Nonostante le sconfitte contro Monza e Modena, il morale della squadra è in ripresa. Abate sottolinea la necessità di ripartire dalla qualità espressa nelle ultime uscite, correggendo però i cali di attenzione. “Dobbiamo tornare a subire meno gol e ritrovare quella voglia di soffrire anche dietro la linea della palla – ha spiegato il tecnico – Domani dobbiamo fare una prestazione sulla falsa riga delle ultime, ma migliorando i dettagli che portano a fare punti”.

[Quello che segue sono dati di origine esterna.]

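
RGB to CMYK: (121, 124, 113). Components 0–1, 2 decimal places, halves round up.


R'=121/255≈0.4745, G'=124/255≈0.4863, B'=113/255≈0.4431
K = 1 - max(R',G',B') = 1 - 124/255 = 131/255 = 0.51372… → 0.51
(1-R'-K)/(1-K) simplifies to (max-R)/max with max = 124:
C = (124-121)/124 = 3/124 = 0.02419… → 0.02
M = (124-124)/124 = 0/124 = 0 → 0.00
Y = (124-113)/124 = 11/124 = 0.08870… → 0.09
= CMYK(0.02, 0.00, 0.09, 0.51)


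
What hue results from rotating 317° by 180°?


New hue = (H + rotation) mod 360
New hue = (317 + 180) mod 360
= 497 mod 360
= 137°


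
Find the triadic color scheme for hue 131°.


Triadic: equally spaced at 120° intervals
H1 = 131°
H2 = (131 + 120) mod 360 = 251°
H3 = (131 + 240) mod 360 = 11°
Triadic = 131°, 251°, 11°


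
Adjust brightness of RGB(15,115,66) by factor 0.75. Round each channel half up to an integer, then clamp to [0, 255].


Multiply each channel by 0.75, round half up, clamp to [0, 255]
R: 15×0.75 = 11.25 → round → 11
G: 115×0.75 = 86.25 → round → 86
B: 66×0.75 = 49.5 → round → 50
= RGB(11, 86, 50)


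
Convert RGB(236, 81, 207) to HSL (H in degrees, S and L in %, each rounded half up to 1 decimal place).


Normalize: R'=236/255≈0.9255, G'=81/255≈0.3176, B'=207/255≈0.8118
Max=236/255, Min=81/255, Δ=Max-Min=155/255
L = (Max+Min)/2 = (236+81)/510 = 317/510 = 0.62156… → L = 62.2%
L > 0.5 → S = Δ/(2-Max-Min) = 155/(510-236-81) = 155/193 = 0.80310… → S = 80.3%
(the 1/255 factors cancel in S and H, so raw channel differences can be used)
Max is R' → H = 60 × (((G-B)/Δ) mod 6) = 60 × (((81-207)/155) mod 6)
  (-126)/155 = -0.8129…; negative, so add 6 → 5.1870…
  H = 60 × 5.1870… = 311.225…° → H = 311.2°
= HSL(311.2°, 80.3%, 62.2%)


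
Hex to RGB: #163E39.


16 → 22 (R)
3E → 62 (G)
39 → 57 (B)
= RGB(22, 62, 57)


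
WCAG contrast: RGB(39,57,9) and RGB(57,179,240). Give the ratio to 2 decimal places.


Linearize each sRGB channel c=v/255: c/12.92 if c ≤ 0.04045 else ((c+0.055)/1.055)^2.4
L = 0.2126×R_lin + 0.7152×G_lin + 0.0722×B_lin
Color 1 (39,57,9):
  R=39: 39/255≈0.1529 > 0.04045 → ((0.1529+0.055)/1.055)^2.4 ≈ 0.02029
  G=57: 57/255≈0.2235 > 0.04045 → ((0.2235+0.055)/1.055)^2.4 ≈ 0.04092
  B=9: 9/255≈0.0353 ≤ 0.04045 → 0.0353/12.92 ≈ 0.00273
  L1 = 0.2126×0.02029 + 0.7152×0.04092 + 0.0722×0.00273 ≈ 0.03377
Color 2 (57,179,240):
  R=57: 57/255≈0.2235 > 0.04045 → ((0.2235+0.055)/1.055)^2.4 ≈ 0.04092
  G=179: 179/255≈0.7020 > 0.04045 → ((0.7020+0.055)/1.055)^2.4 ≈ 0.45079
  B=240: 240/255≈0.9412 > 0.04045 → ((0.9412+0.055)/1.055)^2.4 ≈ 0.87137
  L2 = 0.2126×0.04092 + 0.7152×0.45079 + 0.0722×0.87137 ≈ 0.39401
Lighter = 0.39401, Darker = 0.03377
Ratio = (L_lighter + 0.05) / (L_darker + 0.05)
Ratio = (0.39401 + 0.05) / (0.03377 + 0.05) = 0.44401 / 0.08377 ≈ 5.3002
Ratio ≈ 5.30:1


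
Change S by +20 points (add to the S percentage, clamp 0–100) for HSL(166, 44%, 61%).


Original S = 44%
Adjustment = +20 percentage points
New S = 44 + (20) = 64
Clamp to [0, 100] → 64
= HSL(166°, 64%, 61%)


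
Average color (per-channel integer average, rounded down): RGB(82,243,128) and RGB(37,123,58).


Midpoint: each channel = ⌊(C₁+C₂)/2⌋
R: ⌊(82+37)/2⌋ = 59
G: ⌊(243+123)/2⌋ = 183
B: ⌊(128+58)/2⌋ = 93
= RGB(59, 183, 93)


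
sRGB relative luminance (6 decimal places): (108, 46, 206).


Linearize each channel (sRGB transfer function): c = v/255; c_lin = c/12.92 if c ≤ 0.04045, else ((c+0.055)/1.055)^2.4
  R: 108/255 ≈ 0.423529 > 0.04045 → ((0.423529+0.055)/1.055)^2.4 ≈ 0.149960
  G: 46/255 ≈ 0.180392 > 0.04045 → ((0.180392+0.055)/1.055)^2.4 ≈ 0.027321
  B: 206/255 ≈ 0.807843 > 0.04045 → ((0.807843+0.055)/1.055)^2.4 ≈ 0.617207
R_lin = 0.149960, G_lin = 0.027321, B_lin = 0.617207
L = 0.2126×R + 0.7152×G + 0.0722×B
L = 0.2126×0.149960 + 0.7152×0.027321 + 0.0722×0.617207
L ≈ 0.095984


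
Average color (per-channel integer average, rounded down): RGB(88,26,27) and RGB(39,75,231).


Midpoint: each channel = ⌊(C₁+C₂)/2⌋
R: ⌊(88+39)/2⌋ = 63
G: ⌊(26+75)/2⌋ = 50
B: ⌊(27+231)/2⌋ = 129
= RGB(63, 50, 129)


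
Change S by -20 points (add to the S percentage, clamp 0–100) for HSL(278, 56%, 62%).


Original S = 56%
Adjustment = -20 percentage points
New S = 56 + (-20) = 36
Clamp to [0, 100] → 36
= HSL(278°, 36%, 62%)


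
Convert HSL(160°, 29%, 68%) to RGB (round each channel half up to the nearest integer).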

L’Avellino si presenta con un nuovo allenatore di grande esperienza, ma Abate non vuole snaturare la sua squadra. “Affrontiamo una squadra forte, costruita con un budget importante, ma noi dobbiamo pensare a noi stessi,” ha dichiarato Pur prevedendo una gara complicata, il mister è stato categorico sull’approccio: “In campo si scende per vincere, non per fare calcoli. Abbiamo un’identità chiara e, alla lunga, questo è sempre un vantaggio“.

La sfortuna ha colpito duramente le Vespe con numerosi stop fisici, ma Abate non cerca alibi: “Le mie energie vanno su chi è a disposizione. Bisogna stringersi intorno a questi ragazzi che stanno facendo una buonissima annata”. Un pensiero speciale è stato rivolto a Gabrielloni, finito nel mirino della critica per il rigore sbagliato nell’ultimo turno: “Ha le spalle larghe. Non dimentico quando ha giocato per due mesi con un piede fratturato. Amo questo gruppo per il percorso che ha fatto e sono sicuro che ne usciremo alla grande”.

Nonostante il divieto di trasferta per i sostenitori stabiesi, la città non ha fatto mancare il proprio supporto. “Ci teniamo stretto l’abbraccio che i tifosi ci riserveranno oggi pomeriggio prima della partenza,” ha concluso Abate “Siamo pronti per tornare a muovere la classifica e rendere orgogliosa la nostra città”.